Other highlights include a duet with UK singer-songwriter Greg Holden, the sweetly swaying “Out Of Our Minds.” Adding a dash of rock guitar and heavier drums to the mix is “No Shelter.” I almost expected a cover of “These Boots Were Made For Walking” with that descending bass intro, but the similarity ends there. “Dig A Hole” is cut from the same cloth, with a thicker production than most of her material. Then there’s the ponderous “Despite Time,” with lyrics that include a laundry list of inscrutable questions. With an arrangement accented by Beatlesque mellotron (sounds like it, at least) and jarring rhythmic shifts, it’s musically sound despite the lyrical lapse. “People: A Theory” recalls Transformer-era Lou Reed (I’m thinking specifically of “New York Telephone Conversation”).
Katie Costello is a songwriter of the classic pop mold.
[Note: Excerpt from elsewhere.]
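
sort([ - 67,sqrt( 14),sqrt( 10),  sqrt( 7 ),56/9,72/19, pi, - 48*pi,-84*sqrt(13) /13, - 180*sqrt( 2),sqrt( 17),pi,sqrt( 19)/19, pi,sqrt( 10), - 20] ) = [ - 180*sqrt( 2 ), - 48*pi,- 67 ,-84*sqrt (13)/13, - 20,sqrt( 19 )/19,sqrt( 7 ),pi, pi, pi,sqrt( 10 ),sqrt( 10 ),sqrt (14),72/19 , sqrt( 17 ) , 56/9 ]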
There isn’t anything remotely au courant about her sound, which actually allows her to be more widely accessible. Everything on Lamplight could have been released decades ago, but that sense of timelessness works in her favor. For points of reference think of songwriters like Ray Davies, Roy Wood, and Chris White. Yes, those guys are well established royalty and no, Costello isn’t there yet. But she has demonstrated a comprehensive understanding of pop songcraft before even turning twenty. Her melodies take interesting turns when least expected. Her arrangements are similarly unpredictable.
There’s nothing showy about Costello’s vocal style, but she puts her songs across with grace. Her lyrics are relatable largely because they express emotional frustration without being overly angsty. There’s a maturity and thoughtfulness in her best writing that goes well beyond her years. Nowhere is this more evident than on the epic “The Weirds,” my nomination for best track on the album. This deeply resonant ballad conveys crippling ennui as well as any I’ve heard. She sings of holding “staring contests with eggshell-tinted walls,” flatly declaring, “I’ve overstayed my welcome in this life.” But luckily Costello has her music to combat “the weirds.” Those willing to seek out and listen to her music will benefit similarly.